Di dalam bagian penghapusan dan pemusnahan calon pelanggan atau  konsumen dapat melihat kapan dan bilamana Data Pribadi pelanggan atau konsumen akan dihapus oleh perusahaan. Disini calon konsumen juga dapat mencermati apakah  perusahaan memiliki mekanisme di dalam memfasilitasi salah satu hak dari pelanggan atau konsumen yang diatur secara internasional dan di dalam UU PDP yaitu Right to be forgotten atau hak untuk dilupakan.

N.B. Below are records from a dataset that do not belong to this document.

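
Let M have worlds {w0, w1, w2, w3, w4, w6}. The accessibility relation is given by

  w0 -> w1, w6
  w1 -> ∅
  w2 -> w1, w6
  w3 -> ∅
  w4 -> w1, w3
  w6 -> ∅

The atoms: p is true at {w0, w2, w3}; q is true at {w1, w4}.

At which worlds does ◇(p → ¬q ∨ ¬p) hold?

{w0, w2, w4}

w0: successors {w1, w6}; p → ¬q ∨ ¬p there: w1:T, w6:T. ✓
w1: no successors, so ◇(p → ¬q ∨ ¬p) fails. ✗
w2: successors {w1, w6}; p → ¬q ∨ ¬p there: w1:T, w6:T. ✓
w3: no successors, so ◇(p → ¬q ∨ ¬p) fails. ✗
w4: successors {w1, w3}; p → ¬q ∨ ¬p there: w1:T, w3:T. ✓
w6: no successors, so ◇(p → ¬q ∨ ¬p) fails. ✗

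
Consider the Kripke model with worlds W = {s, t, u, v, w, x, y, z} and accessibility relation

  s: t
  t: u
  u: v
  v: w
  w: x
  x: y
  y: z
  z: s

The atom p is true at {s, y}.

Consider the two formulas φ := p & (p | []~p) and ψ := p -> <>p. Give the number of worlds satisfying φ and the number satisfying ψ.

2 and 6

For p & (p | []~p):
s: p is T, p | []~p is T. ✓
t: p is F, p | []~p is T. ✗
u: p is F, p | []~p is T. ✗
v: p is F, p | []~p is T. ✗
w: p is F, p | []~p is T. ✗
x: p is F, p | []~p is F. ✗
y: p is T, p | []~p is T. ✓
z: p is F, p | []~p is F. ✗
— 2 worlds.
For p -> <>p:
s: p is T, <>p is F. ✗
t: p is F, <>p is F. ✓
u: p is F, <>p is F. ✓
v: p is F, <>p is F. ✓
w: p is F, <>p is F. ✓
x: p is F, <>p is T. ✓
y: p is T, <>p is F. ✗
z: p is F, <>p is T. ✓
— 6 worlds.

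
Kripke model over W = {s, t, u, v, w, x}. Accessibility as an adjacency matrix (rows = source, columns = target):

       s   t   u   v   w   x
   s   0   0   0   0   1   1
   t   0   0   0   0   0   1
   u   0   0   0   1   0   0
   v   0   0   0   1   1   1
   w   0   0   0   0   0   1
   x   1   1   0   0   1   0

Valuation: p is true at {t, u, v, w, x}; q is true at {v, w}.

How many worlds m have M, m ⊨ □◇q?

s: successors {w, x}; ◇q there: w:F, x:T. ✗
t: successors {x}; ◇q there: x:T. ✓
u: successors {v}; ◇q there: v:T. ✓
v: successors {v, w, x}; ◇q there: v:T, w:F, x:T. ✗
w: successors {x}; ◇q there: x:T. ✓
x: successors {s, t, w}; ◇q there: s:T, t:F, w:F. ✗
Satisfying worlds: {t, u, w}.

3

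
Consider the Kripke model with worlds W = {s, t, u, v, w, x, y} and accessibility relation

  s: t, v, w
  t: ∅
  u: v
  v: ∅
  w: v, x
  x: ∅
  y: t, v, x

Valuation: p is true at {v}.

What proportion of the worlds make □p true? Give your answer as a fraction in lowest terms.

s: successors {t, v, w}; p there: t:F, v:T, w:F. ✗
t: no successors, so □p holds vacuously. ✓
u: successors {v}; p there: v:T. ✓
v: no successors, so □p holds vacuously. ✓
w: successors {v, x}; p there: v:T, x:F. ✗
x: no successors, so □p holds vacuously. ✓
y: successors {t, v, x}; p there: t:F, v:T, x:F. ✗
That's 4 of 7 worlds, so 4/7.

4/7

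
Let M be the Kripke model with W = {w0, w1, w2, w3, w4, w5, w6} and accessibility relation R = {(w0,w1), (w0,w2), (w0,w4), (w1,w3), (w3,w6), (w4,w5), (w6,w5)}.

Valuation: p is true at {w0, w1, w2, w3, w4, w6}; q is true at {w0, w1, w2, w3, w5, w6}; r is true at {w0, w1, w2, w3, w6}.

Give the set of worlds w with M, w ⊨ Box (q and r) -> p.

w0: Box (q and r) is F, p is T. ✓
w1: Box (q and r) is T, p is T. ✓
w2: Box (q and r) is T, p is T. ✓
w3: Box (q and r) is T, p is T. ✓
w4: Box (q and r) is F, p is T. ✓
w5: Box (q and r) is T, p is F. ✗
w6: Box (q and r) is F, p is T. ✓

{w0, w1, w2, w3, w4, w6}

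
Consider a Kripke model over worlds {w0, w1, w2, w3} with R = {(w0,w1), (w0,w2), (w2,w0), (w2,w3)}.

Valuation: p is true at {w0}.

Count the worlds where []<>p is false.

w0: successors {w1, w2}; <>p there: w1:F, w2:T. ✗
w1: no successors, so []<>p holds vacuously. ✓
w2: successors {w0, w3}; <>p there: w0:F, w3:F. ✗
w3: no successors, so []<>p holds vacuously. ✓
Satisfying worlds: {w1, w3}.
So []<>p fails at the other 2 worlds.

2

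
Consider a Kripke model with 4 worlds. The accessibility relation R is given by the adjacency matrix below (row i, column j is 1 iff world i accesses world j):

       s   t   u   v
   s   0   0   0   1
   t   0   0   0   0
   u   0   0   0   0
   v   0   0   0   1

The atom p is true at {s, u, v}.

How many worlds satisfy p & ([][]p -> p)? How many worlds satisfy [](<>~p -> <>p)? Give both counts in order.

3 and 4

For p & ([][]p -> p):
s: p is T, [][]p -> p is T. ✓
t: p is F, [][]p -> p is F. ✗
u: p is T, [][]p -> p is T. ✓
v: p is T, [][]p -> p is T. ✓
— 3 worlds.
For [](<>~p -> <>p):
s: successors {v}; <>~p -> <>p there: v:T. ✓
t: no successors, so [](<>~p -> <>p) holds vacuously. ✓
u: no successors, so [](<>~p -> <>p) holds vacuously. ✓
v: successors {v}; <>~p -> <>p there: v:T. ✓
— 4 worlds.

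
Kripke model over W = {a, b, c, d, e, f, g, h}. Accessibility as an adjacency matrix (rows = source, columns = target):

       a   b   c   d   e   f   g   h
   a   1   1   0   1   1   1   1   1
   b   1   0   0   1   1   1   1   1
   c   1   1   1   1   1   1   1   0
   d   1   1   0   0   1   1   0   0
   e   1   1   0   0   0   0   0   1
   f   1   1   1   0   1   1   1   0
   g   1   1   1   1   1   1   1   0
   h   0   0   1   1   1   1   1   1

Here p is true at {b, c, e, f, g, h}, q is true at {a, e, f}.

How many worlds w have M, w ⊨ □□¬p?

0

a: successors {a, b, d, e, f, g, h}; □¬p there: a:F, b:F, d:F, e:F, f:F, g:F, h:F. ✗
b: successors {a, d, e, f, g, h}; □¬p there: a:F, d:F, e:F, f:F, g:F, h:F. ✗
c: successors {a, b, c, d, e, f, g}; □¬p there: a:F, b:F, c:F, d:F, e:F, f:F, g:F. ✗
d: successors {a, b, e, f}; □¬p there: a:F, b:F, e:F, f:F. ✗
e: successors {a, b, h}; □¬p there: a:F, b:F, h:F. ✗
f: successors {a, b, c, e, f, g}; □¬p there: a:F, b:F, c:F, e:F, f:F, g:F. ✗
g: successors {a, b, c, d, e, f, g}; □¬p there: a:F, b:F, c:F, d:F, e:F, f:F, g:F. ✗
h: successors {c, d, e, f, g, h}; □¬p there: c:F, d:F, e:F, f:F, g:F, h:F. ✗
Satisfying worlds: ∅.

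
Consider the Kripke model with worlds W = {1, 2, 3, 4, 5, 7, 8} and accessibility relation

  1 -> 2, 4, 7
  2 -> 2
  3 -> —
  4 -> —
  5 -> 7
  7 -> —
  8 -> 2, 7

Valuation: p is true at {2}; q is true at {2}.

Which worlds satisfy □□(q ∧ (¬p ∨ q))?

{1, 2, 3, 4, 5, 7, 8}

1: successors {2, 4, 7}; □(q ∧ (¬p ∨ q)) there: 2:T, 4:T, 7:T. ✓
2: successors {2}; □(q ∧ (¬p ∨ q)) there: 2:T. ✓
3: no successors, so □□(q ∧ (¬p ∨ q)) holds vacuously. ✓
4: no successors, so □□(q ∧ (¬p ∨ q)) holds vacuously. ✓
5: successors {7}; □(q ∧ (¬p ∨ q)) there: 7:T. ✓
7: no successors, so □□(q ∧ (¬p ∨ q)) holds vacuously. ✓
8: successors {2, 7}; □(q ∧ (¬p ∨ q)) there: 2:T, 7:T. ✓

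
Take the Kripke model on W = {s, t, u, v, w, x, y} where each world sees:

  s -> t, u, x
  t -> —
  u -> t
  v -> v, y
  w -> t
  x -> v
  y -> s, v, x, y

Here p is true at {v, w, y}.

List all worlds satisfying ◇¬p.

s: successors {t, u, x}; ¬p there: t:T, u:T, x:T. ✓
t: no successors, so ◇¬p fails. ✗
u: successors {t}; ¬p there: t:T. ✓
v: successors {v, y}; ¬p there: v:F, y:F. ✗
w: successors {t}; ¬p there: t:T. ✓
x: successors {v}; ¬p there: v:F. ✗
y: successors {s, v, x, y}; ¬p there: s:T, v:F, x:T, y:F. ✓

{s, u, w, y}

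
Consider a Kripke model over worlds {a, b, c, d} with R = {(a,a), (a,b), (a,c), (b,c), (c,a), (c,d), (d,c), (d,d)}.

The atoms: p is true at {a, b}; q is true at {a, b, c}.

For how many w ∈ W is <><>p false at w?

a: successors {a, b, c}; <>p there: a:T, b:F, c:T. ✓
b: successors {c}; <>p there: c:T. ✓
c: successors {a, d}; <>p there: a:T, d:F. ✓
d: successors {c, d}; <>p there: c:T, d:F. ✓
Satisfying worlds: {a, b, c, d}.
So <><>p fails at the other 0 worlds.

0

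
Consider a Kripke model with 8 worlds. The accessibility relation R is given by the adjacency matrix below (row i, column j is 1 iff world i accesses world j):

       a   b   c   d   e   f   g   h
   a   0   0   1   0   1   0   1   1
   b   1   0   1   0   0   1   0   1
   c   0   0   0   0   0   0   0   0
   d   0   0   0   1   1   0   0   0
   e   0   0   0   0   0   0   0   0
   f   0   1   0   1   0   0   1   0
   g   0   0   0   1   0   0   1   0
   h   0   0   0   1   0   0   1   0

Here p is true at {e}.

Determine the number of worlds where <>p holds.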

Selain calon pelanggan atau calon konsumen juga selayaknya memperhatikan beberapa hal berikut di dalam Informasi atau Privacy Policy:

  • Apakah perusahaan memiliki prosedur di dalam melaksanakan perekaman seluruh pemrosesan Data Pribadi yang dilakukan. Dalam istilah internasional perekaman ini dinamakan dengan istilah ROPA atau Record of Processing Activities
  • Apakah Perusahaan memiliki semua prosedur untuk mengakomodasi seluruh hak hak yang dimiliki oleh Subjek Data Pribadi. Hal ini sangat penting mengingat perusahaan memiliki kewajiban untuk memfasilitasi hak-hak subjek Data Pribadi seperti yang diatur oleh UU PDP. 
  • Apakah perusahaan memiliki Prosedur mitigasi apabila mengalami kebocoran Data Pribadi dan kegagalan Pelindungan Data Pribadi. Management perusahaan yang baik dan bertanggung jawab akan selalu memiliki prosedur mitigasi yang baik dan bersedia untuk menerima masukan dari Lembaga Pelindungan Data Pribadi mengenai proses mitigasi tersebut.
  • Bagi perusahaan yang melakukan transfer Data Pribadi ke luar negri, apakah Perusahaan tersebut telah mengikuti aturan CBPR atau Cross Border Data Flow yang berlaku di antara negara-negara yang tergabung di dalam kawasan tertentu seperti ASEAN MCCs dan EU SCC atau negara-negara anggota kelompok ekonomi tertentu seperti APEC CBPR, dan aturan transfer Data Pribadi antara negara-negara anggota G20.

Kesimpulan

Informasi atau Privacy Policy sejatinya merupakan bagian dari pelayanan yang diberikan oleh perusahaan kepada calon pelanggan atau konsumennya yang berasaskan keterbukaan dan ketransparanan atas seluruh kegiatan pemrosesan Data Pribadi yang dilakukan oleh Perusahaan terhadap Data Pribadi pelanggan atau konsumennya. Oleh sebab itu, pelanggan atau konsumen berhak mengetahui tujuan dan bagaimana pemrosesan dan Pelindungan Data Pribadi mereka dilakukan. Mereka harus memastikan bahwa hak asasi mereka yang dilindungi oleh Undang-Undang tidak dilanggar oleh perusahaan. Inilah alasan sebenarnya mengapa calon pelanggan atau calon konsumen harus membaca dengan teliti isi dari Privacy Policy sebelum mereka memberikan persetujuan atau consent kepada perusahaan.